Background and Aims: Pulmonary hypertension (PH) is an aetiologically and clinically heterogeneous disorder predominantly driven by cardiovascular remodelling, ultimately leading to right heart failure (RHF). Female sex is considered a risk factor for the development of PH, at least group 1 PH, albeit associated with a less severe extent of disease as well as significantly favourable female survival prognosis (“estrogen paradox”). Given the contradictory results in previous studies, indicating both, detrimental and beneficial effects of female sex in PH, we aimed to elucidate sex differences in the manifestation of PH and subsequent RHF by employing the preclinical Sugen5416/hypoxia (SuHx) model in a comparison of male and female mice.

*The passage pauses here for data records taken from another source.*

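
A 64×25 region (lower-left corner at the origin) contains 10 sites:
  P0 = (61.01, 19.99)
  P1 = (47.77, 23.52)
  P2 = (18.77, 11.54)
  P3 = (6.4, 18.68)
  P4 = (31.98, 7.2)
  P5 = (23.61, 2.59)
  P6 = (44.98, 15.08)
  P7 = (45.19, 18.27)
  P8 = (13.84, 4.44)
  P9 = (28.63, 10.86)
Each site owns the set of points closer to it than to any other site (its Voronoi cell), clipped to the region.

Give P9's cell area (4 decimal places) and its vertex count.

Area of P9's cell: 170.8570 (6 vertices)

1. box [0,64]×[0,25]: [(0, 0) (64, 0) (64, 25) (0, 25)]
2. ⊥bis P9·P0 via (44.82,15.425): [(0, 0) (49.1693, 0) (42.1202, 25) (0, 25)]  |A|=1141.1186
3. ⊥bis P9·P1 via (38.2,17.19): [(0, 0) (49.1693, 0) (48.8714, 1.0564) (33.0341, 25) (0, 25)]  |A|=1032.3423
4. ⊥bis P9·P2 via (23.7,11.2): [(22.9276, 0) (49.1693, 0) (48.8714, 1.0564) (33.0341, 25) (24.6517, 25)]  |A|=437.6009
5. ⊥bis P9·P3 via (17.515,14.77): [(22.9276, 0) (49.1693, 0) (48.8714, 1.0564) (33.0341, 25) (24.6517, 25)]  |A|=437.6009
6. ⊥bis P9·P4 via (30.305,9.03): [(23.0952, 2.4309) (38.5847, 16.6084) (33.0341, 25) (24.6517, 25)]  |A|=198.9289
7. ⊥bis P9·P5 via (26.12,6.725): [(23.501, 8.3148) (27.1221, 6.1167) (38.5847, 16.6084) (33.0341, 25) (24.6517, 25)]  |A|=187.8299
8. ⊥bis P9·P6 via (36.805,12.97): [(23.501, 8.3148) (27.1221, 6.1167) (36.3855, 14.5955) (34.1261, 23.3491) (33.0341, 25) (24.6517, 25)]  |A|=175.9303
9. ⊥bis P9·P7 via (36.91,14.565): [(23.501, 8.3148) (27.1221, 6.1167) (36.3855, 14.5955) (35.6891, 17.2935) (32.2407, 25) (24.6517, 25)]  |A|=170.857
10. ⊥bis P9·P8 via (21.235,7.65): [(23.501, 8.3148) (27.1221, 6.1167) (36.3855, 14.5955) (35.6891, 17.2935) (32.2407, 25) (24.6517, 25)]  |A|=170.857
11. canonical 6-gon: [(23.501, 8.3148) (27.1221, 6.1167) (36.3855, 14.5955) (35.6891, 17.2935) (32.2407, 25) (24.6517, 25)]
12. shoelace: 170.857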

Methods: PH was induced in C57BL/6 mice of both sexes (n=26) using the SuHx model. We examined 4 experimental groups: male normoxic mice (MNx, n=8), female normoxic mice (FNx, n=5), SuHx-induced PH in male mice (MSuHx, n=8), and SuHx-induced PH in female mice (FSuHx, n=5). All animals underwent detailed echocardiographic evaluation of right ventricular (RV) morphology and function (e.g., basal RV diameter, RVbasal or tricuspid annular plane systolic excursion, TAPSE), right heart catheterization (RHC) to determine right ventricular systolic pressure (RVPsys) and histological as well as immunohistochemical tissue analyses.

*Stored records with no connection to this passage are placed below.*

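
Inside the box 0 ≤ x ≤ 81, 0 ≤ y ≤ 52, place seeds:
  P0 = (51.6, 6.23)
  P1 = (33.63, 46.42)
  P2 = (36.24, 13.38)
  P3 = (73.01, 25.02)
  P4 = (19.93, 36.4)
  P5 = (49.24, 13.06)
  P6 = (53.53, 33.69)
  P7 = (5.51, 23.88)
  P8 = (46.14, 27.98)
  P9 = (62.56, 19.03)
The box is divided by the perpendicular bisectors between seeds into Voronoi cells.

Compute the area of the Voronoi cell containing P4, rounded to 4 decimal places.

1. box [0,81]×[0,52]: [(0, 0) (81, 0) (81, 52) (0, 52)]
2. ⊥bis P4·P0 via (35.765,21.315): [(0, 0) (15.4596, 0) (64.9967, 52) (0, 52)]  |A|=2091.8613
3. ⊥bis P4·P1 via (26.78,41.41): [(0, 0) (15.4596, 0) (38.9963, 24.707) (19.0346, 52) (0, 52)]  |A|=1464.6405
4. ⊥bis P4·P2 via (28.085,24.89): [(0, 4.9914) (35.1839, 29.9197) (19.0346, 52) (0, 52)]  |A|=1037.1183
5. ⊥bis P4·P3 via (46.47,30.71): [(0, 4.9914) (35.1839, 29.9197) (19.0346, 52) (0, 52)]  |A|=1037.1183
6. ⊥bis P4·P5 via (34.585,24.73): [(0, 4.9914) (35.1839, 29.9197) (19.0346, 52) (0, 52)]  |A|=1037.1183
7. ⊥bis P4·P6 via (36.73,35.045): [(0, 4.9914) (35.1839, 29.9197) (19.0346, 52) (0, 52)]  |A|=1037.1183
8. ⊥bis P4·P7 via (12.72,30.14): [(0, 44.7904) (21.3942, 20.1495) (35.1839, 29.9197) (19.0346, 52) (0, 52)]  |A|=611.3852
9. ⊥bis P4·P8 via (33.035,32.19): [(0, 44.7904) (21.3942, 20.1495) (31.4575, 27.2794) (33.184, 32.654) (19.0346, 52) (0, 52)]  |A|=603.6506
10. ⊥bis P4·P9 via (41.245,27.715): [(0, 44.7904) (21.3942, 20.1495) (31.4575, 27.2794) (33.184, 32.654) (19.0346, 52) (0, 52)]  |A|=603.6506
11. canonical 6-gon: [(0, 44.7904) (21.3942, 20.1495) (31.4575, 27.2794) (33.184, 32.654) (19.0346, 52) (0, 52)]
12. shoelace: 603.6506

Area of P4's cell: 603.6506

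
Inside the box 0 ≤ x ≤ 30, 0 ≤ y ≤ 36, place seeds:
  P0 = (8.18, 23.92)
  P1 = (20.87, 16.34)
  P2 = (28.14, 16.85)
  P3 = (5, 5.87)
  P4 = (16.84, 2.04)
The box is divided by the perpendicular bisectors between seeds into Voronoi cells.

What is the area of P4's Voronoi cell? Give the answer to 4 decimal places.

1. box [0,30]×[0,36]: [(0, 0) (30, 0) (30, 36) (0, 36)]
2. ⊥bis P4·P0 via (12.51,12.98): [(0, 8.0286) (0, 0) (30, 0) (30, 19.9025)]  |A|=418.9659
3. ⊥bis P4·P1 via (18.855,9.19): [(9.5557, 11.8107) (0, 8.0286) (0, 0) (30, 0) (30, 6.0491)]  |A|=277.3553
4. ⊥bis P4·P2 via (22.49,9.445): [(25.1489, 7.4163) (9.5557, 11.8107) (0, 8.0286) (0, 0) (30, 0) (30, 3.7149)]  |A|=271.6934
5. ⊥bis P4·P3 via (10.92,3.955): [(25.1489, 7.4163) (13.1349, 10.802) (9.6406, 0) (30, 0) (30, 3.7149)]  |A|=155.3091
6. canonical 5-gon: [(25.1489, 7.4163) (13.1349, 10.802) (9.6406, 0) (30, 0) (30, 3.7149)]
7. shoelace: 155.3091

Area of P4's cell: 155.3091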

Results: RHC displayed a significant elevation of RVPsys in both, MSuHx (85.2±11.4mmHg, p=0.006) and FSuHx (76.6±8.2mmHg, p=0.048) compared to respective normoxic mice, with no significant difference between MSuHx and FSuHx. Echocardiographic parameters were remarkably impaired after PH induction in both sexes. No significant sex differences were observed in RVbasal in PH induced mice, whilst TAPSE demonstrated a significantly greater impairment of systolic right ventricular function in FSuHx compared to MSuHx (p=0.018). Histological evaluation revealed significant lung tissue damage after PH induction in both MSuHx (p=0.006) and FSuHx (p=0.024) when compared to respective normoxic groups, whereas no significant differences could be shown between MSuHx and FSuHx. The extent of myocardial tissue damage was significantly higher in FSuHx compared to MSuHx (p=0.015). Immunohistochemical evaluation of pulmonary vasculopathy and immune cell infiltration revealed no significant differences between both sexes.

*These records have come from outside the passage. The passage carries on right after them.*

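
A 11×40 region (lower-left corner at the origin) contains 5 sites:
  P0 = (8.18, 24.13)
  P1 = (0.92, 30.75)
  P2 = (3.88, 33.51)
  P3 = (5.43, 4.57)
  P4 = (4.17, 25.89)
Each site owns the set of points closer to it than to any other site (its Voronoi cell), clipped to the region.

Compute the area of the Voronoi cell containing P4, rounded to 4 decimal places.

1. box [0,11]×[0,40]: [(0, 0) (11, 0) (11, 40) (0, 40)]
2. ⊥bis P4·P0 via (6.175,25.01): [(0, 10.9408) (11, 36.0033) (11, 40) (0, 40)]  |A|=181.8072
3. ⊥bis P4·P1 via (2.545,28.32): [(0, 26.6181) (0, 10.9408) (9.7393, 33.131)]  |A|=76.3432
4. ⊥bis P4·P2 via (4.025,29.7): [(4.6439, 29.7236) (0, 26.6181) (0, 10.9408) (8.3049, 29.8629)]  |A|=70.4606
5. ⊥bis P4·P3 via (4.8,15.23): [(4.6439, 29.7236) (0, 26.6181) (0, 14.9463) (1.8048, 15.053) (8.3049, 29.8629)]  |A|=66.846
6. canonical 5-gon: [(4.6439, 29.7236) (0, 26.6181) (0, 14.9463) (1.8048, 15.053) (8.3049, 29.8629)]
7. shoelace: 66.846

Area of P4's cell: 66.8460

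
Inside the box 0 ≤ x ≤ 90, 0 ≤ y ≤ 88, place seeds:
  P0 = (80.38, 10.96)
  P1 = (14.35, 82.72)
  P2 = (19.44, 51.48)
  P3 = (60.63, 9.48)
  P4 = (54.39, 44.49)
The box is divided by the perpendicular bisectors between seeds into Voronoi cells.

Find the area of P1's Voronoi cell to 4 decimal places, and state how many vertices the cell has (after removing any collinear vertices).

1. box [0,90]×[0,88]: [(0, 0) (90, 0) (90, 88) (0, 88)]
2. ⊥bis P1·P0 via (47.365,46.84): [(0, 3.2571) (90, 86.0706) (90, 88) (0, 88)]  |A|=3900.254
3. ⊥bis P1·P2 via (16.895,67.1): [(0, 64.3473) (80.6771, 77.4922) (90, 86.0706) (90, 88) (0, 88)]  |A|=1435.964
4. ⊥bis P1·P3 via (37.49,46.1): [(0, 64.3473) (80.6771, 77.4922) (90, 86.0706) (90, 88) (0, 88)]  |A|=1435.964
5. ⊥bis P1·P4 via (34.37,63.605): [(0, 64.3473) (41.5411, 71.1156) (57.6622, 88) (0, 88)]  |A|=978.0755
6. canonical 4-gon: [(0, 64.3473) (41.5411, 71.1156) (57.6622, 88) (0, 88)]
7. shoelace: 978.0755

Area of P1's cell: 978.0755 (4 vertices)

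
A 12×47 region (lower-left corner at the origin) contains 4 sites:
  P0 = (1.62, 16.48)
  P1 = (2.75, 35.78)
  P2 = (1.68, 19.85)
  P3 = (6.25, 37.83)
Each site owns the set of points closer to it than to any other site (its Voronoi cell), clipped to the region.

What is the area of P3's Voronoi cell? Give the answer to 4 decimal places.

1. box [0,12]×[0,47]: [(0, 0) (12, 0) (12, 47) (0, 47)]
2. ⊥bis P3·P0 via (3.935,27.155): [(0, 28.0084) (12, 25.406) (12, 47) (0, 47)]  |A|=243.5138
3. ⊥bis P3·P1 via (4.5,36.805): [(0, 44.4879) (11.0567, 25.6106) (12, 25.406) (12, 47) (0, 47)]  |A|=152.4086
4. ⊥bis P3·P2 via (3.965,28.84): [(0, 44.4879) (10.0748, 27.2871) (12, 26.7977) (12, 47) (0, 47)]  |A|=150.3787
5. canonical 5-gon: [(0, 44.4879) (10.0748, 27.2871) (12, 26.7977) (12, 47) (0, 47)]
6. shoelace: 150.3787

Area of P3's cell: 150.3787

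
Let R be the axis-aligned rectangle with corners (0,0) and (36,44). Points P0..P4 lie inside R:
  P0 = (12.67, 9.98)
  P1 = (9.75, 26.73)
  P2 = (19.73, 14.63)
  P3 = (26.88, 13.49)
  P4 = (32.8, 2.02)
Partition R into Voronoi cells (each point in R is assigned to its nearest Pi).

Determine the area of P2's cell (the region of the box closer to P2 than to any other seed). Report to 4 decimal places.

1. box [0,36]×[0,44]: [(0, 0) (36, 0) (36, 44) (0, 44)]
2. ⊥bis P2·P0 via (16.2,12.305): [(0, 36.9011) (24.3046, 0) (36, 0) (36, 44) (0, 44)]  |A|=1135.567
3. ⊥bis P2·P1 via (14.74,20.68): [(12.1117, 18.5122) (24.3046, 0) (36, 0) (36, 38.2151)]  |A|=564.7011
4. ⊥bis P2·P3 via (23.305,14.06): [(25.8172, 29.8164) (12.1117, 18.5122) (21.695, 3.9621)]  |A|=153.8742
5. ⊥bis P2·P4 via (26.265,8.325): [(25.8172, 29.8164) (12.1117, 18.5122) (21.695, 3.9621)]  |A|=153.8742
6. canonical 3-gon: [(25.8172, 29.8164) (12.1117, 18.5122) (21.695, 3.9621)]
7. shoelace: 153.8742

Area of P2's cell: 153.8742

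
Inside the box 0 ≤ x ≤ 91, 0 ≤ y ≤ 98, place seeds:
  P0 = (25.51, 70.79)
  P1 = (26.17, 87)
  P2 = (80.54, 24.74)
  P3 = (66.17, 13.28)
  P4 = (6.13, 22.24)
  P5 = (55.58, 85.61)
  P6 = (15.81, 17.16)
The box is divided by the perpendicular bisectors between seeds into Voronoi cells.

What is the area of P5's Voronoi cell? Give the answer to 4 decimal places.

Area of P5's cell: 1958.5622

1. box [0,91]×[0,98]: [(0, 0) (91, 0) (91, 98) (0, 98)]
2. ⊥bis P5·P0 via (40.545,78.2): [(79.0859, 0) (91, 0) (91, 98) (30.7866, 98)]  |A|=3534.2504
3. ⊥bis P5·P1 via (40.875,86.305): [(40.4966, 78.2982) (79.0859, 0) (91, 0) (91, 98) (41.4277, 98)]  |A|=3429.4256
4. ⊥bis P5·P2 via (68.06,55.175): [(40.4966, 78.2982) (54.6109, 49.6601) (91, 64.5816) (91, 98) (41.4277, 98)]  |A|=1958.5622
5. ⊥bis P5·P3 via (60.875,49.445): [(40.4966, 78.2982) (54.6109, 49.6601) (91, 64.5816) (91, 98) (41.4277, 98)]  |A|=1958.5622
6. ⊥bis P5·P4 via (30.855,53.925): [(40.4966, 78.2982) (54.6109, 49.6601) (91, 64.5816) (91, 98) (41.4277, 98)]  |A|=1958.5622
7. ⊥bis P5·P6 via (35.695,51.385): [(40.4966, 78.2982) (54.6109, 49.6601) (91, 64.5816) (91, 98) (41.4277, 98)]  |A|=1958.5622
8. canonical 5-gon: [(40.4966, 78.2982) (54.6109, 49.6601) (91, 64.5816) (91, 98) (41.4277, 98)]
9. shoelace: 1958.5622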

Conclusions: Despite marginal sex differences, successful PH induction in the SuHx model was achieved regardless of murine sex. Although a significantly increased overall disease severity cannot be conclusively determined, female mice, most notably, exhibited more pronounced alterations regarding right ventricular damage and function in response to pressure overload.
Further research is required to elucidate the underlying mechanisms of sex-specific characteristics and disease expression in PH.